Holder had announced the earlier plan for trial in New York City in November 2009, but that foundered amid widespread opposition to a civilian court trial, particularly in New York. Congress passed legislation that prohibits bringing any detainees from the prison at Guantanamo Bay, Cuba, to the United States.
Monday, the attorney general called the congressional restrictions unwise and unwarranted and said a legislative body cannot make prosecutorial decisions.
Most Republicans applauded the turnabout, but Holder said he is convinced that his earlier decision was the right one. The Justice Department had been prepared to bring "a powerful case" in civilian court, he said.
In New York on Monday, the government unsealed and got a judge to dismiss an indictment in the case that charged Mohammed and the others with 10 counts relating to the Sept. 11, 2001 terrorist attacks. The dismissal was because the accused will not be tried in civilian court.
The indictment said that in late August 2001, as the terrorists in the United States made final preparations, Mohammed was notified about the date of the attack and relayed that to Osama bin Laden.
Some 9/11 family members supported the change to military commissions.
"We're delighted," said Alexander Santora, 74, father of deceased firefighter Christopher A. Santora. The father called the accused terrorists "demonic human beings, they've already said that they would kill us if they could, if they got the chance they would do it again."

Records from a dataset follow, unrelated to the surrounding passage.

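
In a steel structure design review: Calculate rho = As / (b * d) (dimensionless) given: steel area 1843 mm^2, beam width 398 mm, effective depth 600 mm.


rho = As / (b * d)
= 1843 / (398 * 600)
= 1843 / 238800
= 0.007718 (dimensionless)

0.007718 (dimensionless)


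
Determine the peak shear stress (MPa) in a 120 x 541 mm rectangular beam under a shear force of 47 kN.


A = b * h = 120 * 541 = 64920 mm^2
V = 47 kN = 47000.0 N
tau_max = 1.5 * V / A = 1.5 * 47000.0 / 64920
= 1.086 MPa

1.086 MPa


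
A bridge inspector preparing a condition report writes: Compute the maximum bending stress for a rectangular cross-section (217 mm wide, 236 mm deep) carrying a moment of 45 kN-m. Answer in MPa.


I = b * h^3 / 12 = 217 * 236^3 / 12 = 237691962.67 mm^4
y = h / 2 = 236 / 2 = 118.0 mm
M = 45 kN-m = 45000000.0 N-mm
sigma = M * y / I = 45000000.0 * 118.0 / 237691962.67
= 22.34 MPa

22.34 MPa


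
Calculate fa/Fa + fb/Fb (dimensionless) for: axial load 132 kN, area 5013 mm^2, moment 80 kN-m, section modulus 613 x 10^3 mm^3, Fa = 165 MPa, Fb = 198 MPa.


f_a = P / A = 132000.0 / 5013 = 26.3315 MPa
f_b = M / S = 80000000.0 / 613000.0 = 130.5057 MPa
Ratio = f_a / Fa + f_b / Fb
= 26.3315 / 165 + 130.5057 / 198
= 0.8187 (dimensionless)

0.8187 (dimensionless)


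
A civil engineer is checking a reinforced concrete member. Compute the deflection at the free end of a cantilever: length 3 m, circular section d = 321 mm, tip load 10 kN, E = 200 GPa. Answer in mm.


I = pi * d^4 / 64 = pi * 321^4 / 64 = 521182744.29 mm^4
L = 3000.0 mm, P = 10000.0 N, E = 200000.0 MPa
delta = P * L^3 / (3 * E * I)
= 10000.0 * 3000.0^3 / (3 * 200000.0 * 521182744.29)
= 0.8634 mm

0.8634 mm


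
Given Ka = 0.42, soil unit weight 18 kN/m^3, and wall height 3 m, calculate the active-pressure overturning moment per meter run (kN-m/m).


Pa = 0.5 * Ka * gamma * H^2
= 0.5 * 0.42 * 18 * 3^2
= 34.02 kN/m
Arm = H / 3 = 3 / 3 = 1.0 m
Mo = Pa * arm = Pa * H / 3 = 34.02 * 3 / 3 = 34.02 kN-m/m

34.02 kN-m/m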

Republican lawmakers, who led the opposition to a trial in civilian court, welcomed the administration's shift.
"While it is unfortunate that it took so long to make this announcement, I am pleased that the Obama administration has finally heeded those who rebuked their decision and that the trial is being held where it belongs," said Senate Judiciary Committee Republican Jeff Sessions of Alabama.

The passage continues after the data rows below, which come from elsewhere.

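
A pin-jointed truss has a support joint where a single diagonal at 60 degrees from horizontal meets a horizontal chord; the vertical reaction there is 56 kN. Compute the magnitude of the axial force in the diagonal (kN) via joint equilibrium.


At the joint, only the diagonal has a vertical component, so vertical equilibrium gives:
F * sin(60) = 56
F = 56 / sin(60)
= 56 / 0.866025
= 64.66 kN

64.66 kN


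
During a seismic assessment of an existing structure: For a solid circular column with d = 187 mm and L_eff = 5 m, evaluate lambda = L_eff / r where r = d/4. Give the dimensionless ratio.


Radius of gyration r = d / 4 = 187 / 4 = 46.75 mm
L_eff = 5000.0 mm
Slenderness ratio = L / r = 5000.0 / 46.75 = 106.95 (dimensionless)

106.95 (dimensionless)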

New York Republican congressman Peter King, who has opposed trying the 9/11 conspirators in federal court, said Monday's decision is a vindication of President George W. Bush's detention policies. Some Democrats also said holding a trial in New York was the wrong way to go.

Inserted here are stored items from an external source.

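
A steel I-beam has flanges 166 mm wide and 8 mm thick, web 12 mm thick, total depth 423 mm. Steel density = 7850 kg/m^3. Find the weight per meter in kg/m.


A_flanges = 2 * 166 * 8 = 2656 mm^2
A_web = (423 - 2 * 8) * 12 = 4884 mm^2
A_total = 2656 + 4884 = 7540 mm^2 = 0.007540 m^2
Weight = rho * A = 7850 * 0.007540 = 59.189 kg/m

59.189 kg/m


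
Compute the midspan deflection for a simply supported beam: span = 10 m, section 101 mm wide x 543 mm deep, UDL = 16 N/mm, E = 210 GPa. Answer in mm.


I = 101 * 543^3 / 12 = 1347533642.25 mm^4
L = 10000.0 mm, w = 16 N/mm, E = 210000.0 MPa
delta = 5 * w * L^4 / (384 * E * I)
= 5 * 16 * 10000.0^4 / (384 * 210000.0 * 1347533642.25)
= 7.3621 mm

7.3621 mm


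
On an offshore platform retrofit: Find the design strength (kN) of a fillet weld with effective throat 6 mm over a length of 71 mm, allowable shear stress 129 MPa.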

The American Civil Liberties Union criticized the administration's decision.
Cases prosecuted in military commissions now "are sure to be subject to continuous legal challenges and delays, and their outcomes will not be seen as legitimate. That is not justice," said ACLU executive director Anthony D. Romero.
Holder said it is unclear whether the five men could receive the death penalty if they plead guilty in military court.